Srđan Antić

Personal information
- Born: 10 December 1960 (age 64) Belgrade, FPR Yugoslavia
- Nationality: Serbian
- Coaching career: 1981–present

Career history

As a coach:
- 1981–1982: Voždovac (youth)
- 1982–1988: Partizan (women's team)
- 1988–1991: Voždovac
- 1994–1997: Stadium Casablanca (women's)
- 1997: Cajalon Zaragoza (women's)
- 1997–1998: FC Porto (women's team)
- 1998–2000: Crvena zvezda (women's team)
- 2000: Vojvodina NIS
- 2005–2006: Al-Ittihad Tripoli
- 2007–2008: Libya
- 2008: Al-Nasr Benghazi
- 2008–2009: Al Naser Dubai
- 2009–2010: Al-Ahli Jeddah
- 2010–2011: Al Madena Tripoli
- 2010–2011: Libya
- 2011–2012: Al Wasl Dubai
- 2013–2014: Jászberényi
- 2016: Iraq

Career highlights and awards
- Saudi Cup winner: 2010;

= Srđan Antić =

Serbian basketball coach

Srđan "Riki" Antić (Срђан "Рики" Антић; born 10 December 1960) is a Serbian professional basketball coach.

== Early life ==
Antić played basketball in Partizan Belgrade, but unfortunately his career as a basketball player ended, due to an injury, before he was able to join the senior team.

==Coaching career==
Antić’s coaching career started in 1981 as the junior team assistant coach in club Voždovac in Belgrade.

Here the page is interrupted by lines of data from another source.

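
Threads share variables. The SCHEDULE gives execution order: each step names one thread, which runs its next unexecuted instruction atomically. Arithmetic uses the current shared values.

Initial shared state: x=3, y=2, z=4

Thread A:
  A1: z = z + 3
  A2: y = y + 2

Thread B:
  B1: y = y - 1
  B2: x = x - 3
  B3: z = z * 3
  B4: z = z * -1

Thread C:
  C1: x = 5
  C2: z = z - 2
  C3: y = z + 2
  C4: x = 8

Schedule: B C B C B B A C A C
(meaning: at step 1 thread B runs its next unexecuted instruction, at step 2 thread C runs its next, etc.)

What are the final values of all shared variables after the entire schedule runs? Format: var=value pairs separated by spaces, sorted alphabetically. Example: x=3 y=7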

The following season he moved to the Partizan women's team, with whom he won three Yugoslav League championships (in 1984, 1985 and 1986), two Yugoslav Women's Basketball Cups (in 1985 and 1986), also as the head coach of the Partizan U-16 team, he won first Yugoslav Cadet Championship in the club’s history.

In 2000, he had a stint in the newly formed Vojvodina NIS of the YUBA League.

Antić worked in Libya, United Arab Emirates and Saudi Arabia for several years. In Libya he served as the head coach of three teams of the Libyan Division I League (Al Ittihad Tripoli, Al Nasr Benghazi and Al Madena Tripoli) as well as of the Libyan national team. In Dubai, he coached the Al Naser and the Al Wasl of the UAE League for one season each. He was awarded the title "The Best Coach" at the Dubai International Tournament (2008). During 2009–10 season, he coached the Al-Ahli Jeddah of the Saudi Premier League and won the Saudi Arabia Prince Faisal bin Fahad Cup.

In 2013, Antić become the head coach for the Jászberényi of the Hungarian League. In 2016, he was the head coach of the Iraq national team and placed 4th at the 2016 FIBA Asia Challenge in Iran.